Q12: What is the biggest advantage of DPO? What are the key points to pay attention to when selecting a model?

A12: The biggest advantage is the very high waveform capture rate, which can help us find occasional faults and help us accumulate enough test samples in a very short time.

Q13: How to test PSRR with an oscilloscope?

A13: The ratio of the percentage change of full-scale voltage to the percentage change of power supply voltage is usually called power supply rejection ratio. The power supply rejection ratio can be divided into AC power supply rejection ratio and DC power supply rejection ratio.

Q14: What is the difference between a digital oscilloscope and a fluorescent oscilloscope?

A14: The digital phosphor oscilloscope is a third-generation oscilloscope innovatively designed based on the digital storage oscilloscope. It greatly improves the waveform capture rate and has significant improvements in triggering/bandwidth/performance.

Q15: How to solve the grounding problem of the probe when measuring high frequency? Is it enough to just connect the probe ground to the oscilloscope probe ground?

A15: The probe ground must also be connected to the DUT ground to ensure that the test system and DUT share a common ground.

Q16: When debugging high-frequency circuits, is there any good solution to reduce the trouble caused by the parasitic inductance of the oscilloscope probe?

A16: The first thing is to choose a suitable probe; the second is to keep the ground wire as short as possible and the ground signal as close to the detection signal as possible.
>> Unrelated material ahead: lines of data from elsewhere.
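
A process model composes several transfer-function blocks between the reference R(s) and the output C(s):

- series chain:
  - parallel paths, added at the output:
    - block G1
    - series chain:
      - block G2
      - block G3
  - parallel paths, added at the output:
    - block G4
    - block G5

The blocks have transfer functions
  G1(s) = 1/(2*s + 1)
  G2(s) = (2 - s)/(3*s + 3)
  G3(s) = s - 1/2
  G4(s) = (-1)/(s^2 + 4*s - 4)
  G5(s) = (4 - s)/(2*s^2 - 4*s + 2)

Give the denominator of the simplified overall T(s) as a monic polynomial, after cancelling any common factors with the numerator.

Answer: s^6 + 7*s^5/2 - 15*s^4/2 - 7*s^3/2 + 17*s^2/2 - 2

Working:
1. multiply G2, G3 (series) -> (-2*s^2 + 5*s - 2)/(6*s + 6)
2. parallel reduction of G1, (G2*G3) -> (-4*s^3 + 8*s^2 + 7*s + 4)/(12*s^2 + 18*s + 6)
3. parallel reduction of G4, G5 -> (-s^3 - 2*s^2 + 24*s - 18)/(2*s^4 + 4*s^3 - 22*s^2 + 24*s - 8)
4. series reduction of (G1+(G2*G3)), (G4+G5) -> (4*s^6 - 119*s^4 + 246*s^3 + 16*s^2 - 30*s - 72)/(24*s^6 + 84*s^5 - 180*s^4 - 84*s^3 + 204*s^2 - 48)
Step 4 gives the fully reduced T(s), with no common factor left to cancel. The denominator's leading coefficient is 24, so divide each of its coefficients by 24 to get the monic form.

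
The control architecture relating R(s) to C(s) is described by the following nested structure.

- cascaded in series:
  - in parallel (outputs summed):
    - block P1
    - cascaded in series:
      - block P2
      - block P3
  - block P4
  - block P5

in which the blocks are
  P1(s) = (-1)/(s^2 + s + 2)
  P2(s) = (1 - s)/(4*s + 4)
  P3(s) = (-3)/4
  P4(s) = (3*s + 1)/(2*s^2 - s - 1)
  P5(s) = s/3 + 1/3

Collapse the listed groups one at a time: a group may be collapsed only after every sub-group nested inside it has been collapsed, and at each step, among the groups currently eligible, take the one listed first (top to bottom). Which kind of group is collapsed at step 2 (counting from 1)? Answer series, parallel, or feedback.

Reducing step by step:

Step 1 - reduce the series chain P2, P3
Step 2 - combine P1, (P2*P3) in parallel
Step 3 - series reduction of (P1+(P2*P3)), P4, P5
At step 2 the group reduced is parallel.

Answer: parallel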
The loop formed between the ground wire and the measured signal should be the shortest.

Q17: When the amplitude of the detected signal changes regularly between 2.5-10mV, the frequency is 70.7MHz. The bandwidth of the oscilloscope is 500M. How to distinguish the effective signal from the noise of the oscilloscope?

A17: You can use a termination to terminate the oscilloscope channel to 50 ohms. Test the noise of the oscilloscope itself first. Or consult the oscilloscope manual, so that when you test the actual signal, you will have a clear idea of ​​the impact of the oscilloscope noise on your signal.

Q18: If the test signal is difficult to measure during the test, such as inside the cabinet, and only flying wires can be used, how can the impact of this measurement be reduced?

A18: Use good flying leads, and keep the signal line and ground line as close as possible to ensure good coupling. Also, keep them as short as possible.

Q19: What is the format of the stored files?

A19: As needed, the oscilloscope can store a variety of content such as waveform data, pictures, and settings. The file format can be binary, text, CSV, and special file formats that can be recognized by tools such as Mablab.

Q20: What are the main indicators to consider when purchasing an oscilloscope?

A20: When choosing an oscilloscope, you need to consider the oscilloscope's bandwidth, sampling rate, storage depth, number of channels, analysis capabilities, probes and other indicators and related factors based on the frequency, amplitude, type and number of channels of the signal to be tested. Due to space constraints, we cannot list them all here. You can request the "Digital Phosphor Oscilloscope Selection Guide", which contains detailed descriptions of related issues.

Q21: How many logic analyzer channels does the oscilloscope have?

A21: MSO mixed signal oscilloscope in the digital phosphor oscilloscope family, with 16 digital channels. Ordinary oscilloscopes do not have digital channels, but you can use the iLink toolset to integrate any Tektronix oscilloscope with any Tektronix digital phosphor oscilloscope to form a time domain-logic domain comprehensive test system.

Q22: We have a TDS2024B oscilloscope, but when it is connected to the computer through Ni's software, the waveform is delayed. How can we solve this problem?

A22: Transmission delay is inevitable. You can try to use a faster connection to reduce the delay.

Q23: How to choose an oscilloscope based on the data rate to test the eye diagram, etc. For example, 5Gbps

A23: The base frequency of a 5Gbps signal is half of the data rate, i.e. 2.5GHz. To verify a signal of this rate, it is generally necessary to collect the fifth harmonic, i.e. a 12.5GHz oscilloscope. If debugging is required, the bandwidth requirement can be slightly reduced.